The Northampton-born Prince, who is 27th in line to the throne, visited Satra’s Wyndham Way home as a crowd of about 100 staff and dignitaries watched on.
Ahead of a tour of their laboratories he revealed a contemporary sculpture by Northamptonshire artist Martyn Steele to stand as a reminder of their work since their creation in 1919.
Martyn, 38, had previously visited Satra where he was inspired by the forces of stress and tension and created the sculpture, called ‘No Compromise’, with weathering steel plates being pulled apart by 100 stainless steel cables clamped and tightened in stone.
The project took about a year to create.
Martyn said: “The response has been brilliant, people have stopped to speak to me about it. It’s all been a bit surreal.
“I think it really represents Satra and how it’s changed as well as looking at the future.”
Martyn grew up in Northampton before studying at university in Loughborough.
He lives on a narrowboat on the River Nene and works out of a studio in Upper Harlestone and admitted it was ‘emotional’ to see a piece in his home county.
After the sculpture was unveiled Martyn spoke with the Duke who joked that he should be designing bridges.

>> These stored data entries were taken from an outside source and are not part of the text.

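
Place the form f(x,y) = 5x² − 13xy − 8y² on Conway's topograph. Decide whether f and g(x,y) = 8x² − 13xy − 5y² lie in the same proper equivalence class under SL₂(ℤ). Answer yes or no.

D₁ = 329, D₂ = 329
river cycle of f (length 16): (-8, 13, 5), (5, 17, -2), (-2, 15, 13), (13, 11, -4), (-4, 13, 10), (10, 7, -7), (-7, 7, 10), (10, 13, -4), (-4, 11, 13), (13, 15, -2), … (6 more)
river cycle of g (length 16): (-5, 13, 8), (8, 3, -10), (-10, 17, 1), (1, 17, -10), (-10, 3, 8), (8, 13, -5), (-5, 17, 2), (2, 15, -13), (-13, 11, 4), (4, 13, -10), … (6 more)
cycles differ ⇒ inequivalent

no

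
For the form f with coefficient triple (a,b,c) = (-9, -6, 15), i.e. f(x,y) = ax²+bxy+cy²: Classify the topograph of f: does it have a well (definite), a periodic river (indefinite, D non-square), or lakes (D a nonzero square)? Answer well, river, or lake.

D = b²−4ac = (-6)² − 4·(-9)·15 = 576
D = 24² is a perfect square ⇒ form factors over ℤ ⇒ lakes

lake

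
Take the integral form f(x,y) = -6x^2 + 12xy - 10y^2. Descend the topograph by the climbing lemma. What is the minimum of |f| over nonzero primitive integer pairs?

translate: b→0 (≡-12 mod 12), so (6,-12,10)→(6,0,4)
flip: (6,0,4)→(4,0,6)
reduced (well bottom): (4,0,6) with a≤c, −a<b≤a
well minimum |f| = |-4| = 4 (negative-definite)

4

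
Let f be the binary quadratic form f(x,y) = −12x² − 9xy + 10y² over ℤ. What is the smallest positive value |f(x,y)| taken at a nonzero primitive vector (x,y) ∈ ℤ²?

descent: ρ → (10,9,-12)  [lands on river]
river: ρ → (-12,15,7)
river: ρ → (7,13,-14)
river: ρ → (-14,15,6)
river: ρ → (6,21,-5)
river: ρ → (-5,19,10)
river: ρ → (10,21,-3)
river: ρ → (-3,21,10)
river: ρ → (10,19,-5)
river: ρ → (-5,21,6)
river: ρ → (6,15,-14)
river: ρ → (-14,13,7)
river: ρ → (7,15,-12)
river: ρ → (-12,9,10)
river: ρ → (10,11,-11)
river: ρ → (-11,11,10)
closes: descent 1, river 16
min |a| on river = 3

3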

Satra started out as the British Boot, Shoe and Allied Trades Research Association in Rockingham Road and tested military shoes and materials during the Second World War.
After the war they became Satra and expanded their research, testing and work in chemical laboratories.
They played a vital role in getting the first men to the summit of Mount Everest by designing the footwear for the final assault.
The firm now tests everything from shoes and PPE to toys and even riot shields.
They moved into Europe and opened an office and laboratories in Dongguan, China, in 2012.
In 2017 they moved all departments to their Wyndham Way home and are set to open another site just down the road in Henson Way later this year.
Satra’s chief executive, Austin Simmons, said: “Today marks a truly momentous occasion. Satra was created 100 years ago by forward thinking visionaries who realised that the footwear industry needed a strong technical resource to enable it to develop new materials and manufacturing techniques.
“We have always been immensely proud of the intellectual prowess of our people, without whom Satra would not have been able to make the contribution it has to industry over the last 100 years.”
Satra is no stranger to hosting Royal trips after previous visits by the then-Duke of Gloucester in 1949, Queen Elizabeth II and the Duke of Edinburgh in 1965, the current Duke of Gloucester to mark their diamond jubilee celebrations and a second visit by the Duke of Edinburgh in 1994.